I have always wondered what gave the Acting President’s detractors the reason to think that he is not politically savvy enough. Dr. Jonathan may appear calm and unruffled even in a hectic situation, but he knows exactly what to do. The fact that he is not given to loquaciousness does not mean that he lacks guts.

I remember vividly the first time that I met with him two years ago in Yenegoa, Bayelsa state.  Yar’Adua was still in charge, Jonathan was Vice President, and the term “doctrine of necessity” had not been coined by Nigeria’s body of lawmakers. His father had just died and he was in Yenegoa to attend a caucus meeting for his late father’s funeral and burial. We had not met before. It was morning and we had breakfast together on a huge and imposing dining table. I was not alone with him at the breakfast table. The dining room was crowded with men and women of timber and calibermostly from his Ogbia clan. I sat to his right and although I minded my own plate of food I couldn’t help but surreptitiously glance at him intermittently. He was too busy working on a bowl of smoked fish pepper soup to notice my peeks at him. Or, maybe he did but didn’t care. Soon breakfast was over and it was time for the business of the day.

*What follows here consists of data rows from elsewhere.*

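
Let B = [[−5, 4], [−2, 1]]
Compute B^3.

[[−53, 52], [−26, 25]]

tr B = −4 and det B = 3, so the characteristic polynomial is λ² − (−4)λ + (3) with roots −3 and −1.
Eigenvectors give P = [[2, −1], [1, −1]] with P⁻¹ = [[1, −1], [1, −2]], and B = P·diag(−3, −1)·P⁻¹.
Then B^3 = P·diag(−27, −1)·P⁻¹ = [[−54, 1], [−27, 1]] · [[1, −1], [1, −2]] = [[−53, 52], [−26, 25]].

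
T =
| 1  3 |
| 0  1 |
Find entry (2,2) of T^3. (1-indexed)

T = I + N where N = [[0, 3], [0, 0]] is strictly upper-triangular, so N^2 = 0.
(I + N)^3 = I + 3·N = [[1, 9], [0, 1]].

1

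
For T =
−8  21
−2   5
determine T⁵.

[[−218, 651], [−62, 185]]

tr T = −3 and det T = 2, so the characteristic polynomial is λ² − (−3)λ + (2) with roots −1 and −2.
Eigenvectors give P = [[3, −7], [1, −2]] with P⁻¹ = [[−2, 7], [−1, 3]], and T = P·diag(−1, −2)·P⁻¹.
Then T⁵ = P·diag(−1, −32)·P⁻¹ = [[−3, 224], [−1, 64]] · [[−2, 7], [−1, 3]] = [[−218, 651], [−62, 185]].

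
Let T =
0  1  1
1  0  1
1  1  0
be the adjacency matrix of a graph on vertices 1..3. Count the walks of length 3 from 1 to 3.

3

The number of length-3 walks from vertex 1 to vertex 3 is entry (1,3) of T³, where T is the adjacency matrix.
T² = [[2, 1, 1], [1, 2, 1], [1, 1, 2]]
T³ = [[2, 3, 3], [3, 2, 3], [3, 3, 2]]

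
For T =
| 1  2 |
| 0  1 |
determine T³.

T = I + N where N = [[0, 2], [0, 0]] is strictly upper-triangular, so N² = 0.
(I + N)³ = I + 3·N = [[1, 6], [0, 1]].

[[1, 6], [0, 1]]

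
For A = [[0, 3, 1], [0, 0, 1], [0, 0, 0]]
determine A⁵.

A is strictly triangular, hence nilpotent: A³ = 0, so A⁵ = 0.

[[0, 0, 0], [0, 0, 0], [0, 0, 0]]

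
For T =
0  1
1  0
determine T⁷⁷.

T² = I (check: tr T = 0 and det T = -1), so T⁷⁷ = T since 77 is odd.

[[0, 1], [1, 0]]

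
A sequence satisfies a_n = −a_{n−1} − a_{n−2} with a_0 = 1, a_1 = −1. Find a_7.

With companion matrix Q = [[−1, −1], [1, 0]], [a_n, a_{n−1}]ᵀ = Q·[a_{n−1}, a_{n−2}]ᵀ, so [a_7, a_6]ᵀ = Q^6·[a_1, a_0]ᵀ.
Q^6 = [[1, 0], [0, 1]], giving [a_7, a_6]ᵀ = [[−1], [1]].

−1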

After clearing through State Security Services (SSS) protocols, I was ushered into a large living room by one of his aides who had arranged the meeting. I sat waiting briefly for a minute or so before he emerged from an adjacent bedroom, beaming a disarming broad smile. He was taller than I had thought, and built strongly too. After the usual greeting and exchange of pleasantries we started our discussion. All the while I was watching and listening with the eagle eye and candor of a seasoned journalist, mentally absorbing details of him as much as I could.

He let me do most of the talking while he did most of the listening. I tried to be quite so that he can do most of the talking but he wouldn’t fall for it. I got the message.  All the while he spoke in a soft voice. I am not sure if the strategy was by design or a mere coincidence. My hunch tells me it was no happenstance, but the hallmark of an astute politician and strategist.

His name might be Goodluck, but you miss the point if you think that he got to where he is today solely on the wings of luck without any serious effort on his part. Such a thought is borne out of naivety without the benefit of reason.